Think before you act (or code)

When you have a good idea, there is a huge temptation to just jump right into it and get started. When the project you’re working on is tiny and guaranteed never to grow beyond that, jumping right in may even be the most effective way to get the task done. But when you have a large project to accomplish, jumping right in can be a total disaster.

Let’s say one day you decided you wanted to try to build a house. You get the house plan in your head, call up a bunch of friends, and run to your local home improvement store to get lumber, nails, shingles, windows, doors… You buy all the things that you think you’ll need to build the house and bring them to an empty plot of land with your friends to begin.

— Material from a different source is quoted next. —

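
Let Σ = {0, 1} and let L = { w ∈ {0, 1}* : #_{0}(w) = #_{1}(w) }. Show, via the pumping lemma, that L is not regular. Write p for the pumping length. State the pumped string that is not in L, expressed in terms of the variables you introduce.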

You start building. You’re not really sure exactly the layout that you decided on for the home, so as you’re framing things in, you keep having to tear down,cut, and rebuild parts of walls that are too long or too short. There was no standard wall thickness decided on so there are variations between the walls that your friends have built and your own, and because of this when it comes to nail everything into place, nothing fits together correctly. After the walls are finally put together in a hodgepodge, and nothing is square, it turns out that the drain pipes for the toilet plumbing in the bathroom are actually now in the center of the bedroom, and it will be impossible to continue building the house because the frame is too weak to support the roof.

Designing and building large scale software is similar to architecting and building a house. This was recognized by a few very smart people who discovered many useful recurring patterns they kept seeing in software and decided to document them in the book called Design Patterns: Elements of Reusable Object-Oriented Software also know as the “Gang of four” book or GOF book. Not only are there reusable patterns present in software development just like building physical structures, but to create a successful end result with fewer bugs and architectural problems you must also do a lot of work before you even begin to code.

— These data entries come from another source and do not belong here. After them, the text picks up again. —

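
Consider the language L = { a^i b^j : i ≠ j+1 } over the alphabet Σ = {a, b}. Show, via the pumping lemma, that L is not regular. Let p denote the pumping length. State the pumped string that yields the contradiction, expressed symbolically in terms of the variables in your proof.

a^{p+p!} b^{p+p!-1}

Toward a contradiction, assume L is regular with pumping length p.
Choose w = a^p b^{p+p!-1}. Since p ≠ (p+p!-1)+1 = p+p!, w ∈ L; and |w| ≥ p.
The pumping lemma gives a decomposition w = xyz where |xy| ≤ p and |y| > 0.
Since the first p symbols of w are all a's and |xy| ≤ p, y lies entirely in the leading a-block: y = a^k for some k with 1 ≤ k ≤ p.
Since 1 ≤ k ≤ p, k divides p!; set t = 1 + p!/k. Then xy^t z has p + (p!/k)·k = p + p! copies of a. Now the a-count is p+p! and (b-count)+1 = (p+p!-1)+1 = p+p!, so i ≠ j+1 fails. So xy^t z = a^{p+p!} b^{p+p!-1} ∉ L.
This is a contradiction; hence L is not regular.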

One way or another, you need to have the design of the software down in your head and then written down and tweaked/adjusted in some medium more concrete than just your mind. For each new large project I take on, I will usually write a document describing how I see the internals of the software working together and how the design goes about solving the problem I am tasked to solve. I’ll document data structures, database layouts, and core software component interactions.

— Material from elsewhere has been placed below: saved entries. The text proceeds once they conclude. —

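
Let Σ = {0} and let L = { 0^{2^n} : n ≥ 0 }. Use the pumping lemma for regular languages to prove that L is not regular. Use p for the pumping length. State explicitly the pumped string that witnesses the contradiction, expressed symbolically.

Assume L is regular. Let p be the pumping length given by the pumping lemma.
Take w = 0^{2^p} ∈ L with |w| = 2^p ≥ p.
By the pumping lemma, w = xyz with |xy| ≤ p and |y| > 0.
Then y = 0^k for some k with 1 ≤ k ≤ p.
Pump with i = 2: xy^2z = 0^{2^p+k}. Since 1 ≤ k ≤ p < 2^p, we have 2^p < 2^p+k < 2^{p+1}, so 2^p+k is not a power of 2. So xy^2z ∉ L.
This contradicts the pumping lemma, so L is not regular.

0^{2^p+k}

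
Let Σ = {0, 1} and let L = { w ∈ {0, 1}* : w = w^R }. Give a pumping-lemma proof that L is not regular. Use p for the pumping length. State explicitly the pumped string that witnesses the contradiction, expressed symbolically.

Suppose for contradiction that L is regular, and let p be the pumping length.
Take w = 0^p 1 0^p, a palindrome of length 2p+1 ≥ p.
By the pumping lemma, w = xyz with |xy| ≤ p and |y| > 0.
The first p characters of w are 0's, so xy (and hence y) consists only of 0's. Write y = 0^k, 1 ≤ k ≤ p.
Pump with i = 2: xy^2z = 0^{p+k} 1 0^p. Its reverse is 0^p 1 0^{p+k}, which differs from xy^2z since k ≥ 1. So xy^2z is not a palindrome and xy^2z ∉ L.
This is a contradiction; hence L is not regular.

0^{p+k} 1 0^p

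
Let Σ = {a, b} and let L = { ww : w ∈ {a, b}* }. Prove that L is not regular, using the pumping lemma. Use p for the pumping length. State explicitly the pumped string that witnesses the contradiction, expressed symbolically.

a^{p+k} b^p a^p b^p

Assume L is regular. Let p be the pumping length given by the pumping lemma.
Take w = a^p b^p a^p b^p = uu where u = a^pb^p; then w ∈ L and |w| = 4p ≥ p.
By the pumping lemma, w = xyz with |xy| ≤ p and |y| ≥ 1.
Since the first p symbols of w are all a's and |xy| ≤ p, y lies entirely in the leading a-block: y = a^k for some k with 1 ≤ k ≤ p.
Pump with i = 2: xy^2z = a^{p+k} b^p a^p b^p, of length 4p+k. Suppose this equals vv. The string starts with a and ends with b, so v does too; thus the boundary between the two copies of v is a b→a transition. There is exactly one such transition, at position 2p+k, so |v| = 2p+k and |vv| = 4p+2k ≠ 4p+k since k ≥ 1. So xy^2z ∉ L.
Contradiction. Therefore L is not regular.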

After the initial documentation of the big picture, I’ll move on to UML structure diagrams to firm up the actual classes and behavior. I’ll take this time to really think about how program should be laid out internally and make decisions about inheritance vs composition, design patterns I may want to employ, and make changes that I think will lead to the cleanest most understandable output of code when it comes time to actually start typing.

After the UML static structure, I may take some time to create UML sequence diagrams for the most complex object interactions to make sure that the design is sound and that I’m not missing anything subtle about how the calls and messages between objects will have to flow. During this time I’ll also keep tweaking the UML static structure diagram. The UML document should always stay fluid and be allowed to change throughout the development cycle.

So what is the point of all this? How is this an advantage over just figuring all of this stuff out in your head and making these determinations while you code?

It’s simple. Code is expensive and rigid. Once you have a lot of it down it is hard to change it. Changing a major system on a UML diagram involves deleting a few objects off the diagram, rearranging some others and add a few new ones. Doing this in code involves a cascading series of changes that will affect many of the classes involved in the program and a lot of time sunk into doing this multiple times throughout the initial design of the software. It is much easier to change things at a high level (thinking and documenting a design) than a low level (creating the software).

When you think ahead, by the time you get to the actual coding part of your work, you’ll already know exactly how the pieces should fit together and will have worked through most of the actual problems of making everything mesh. Coding will turn into simply describing to the computer in its own language how you need it to solve your problem. You’ll be explaining your solution to the compiler instead of trying to come up with the solution and explaining it at the same time. You’ll be happier and more efficient. You’ll get more sleep, and you might even get a bit more time with your family and friends.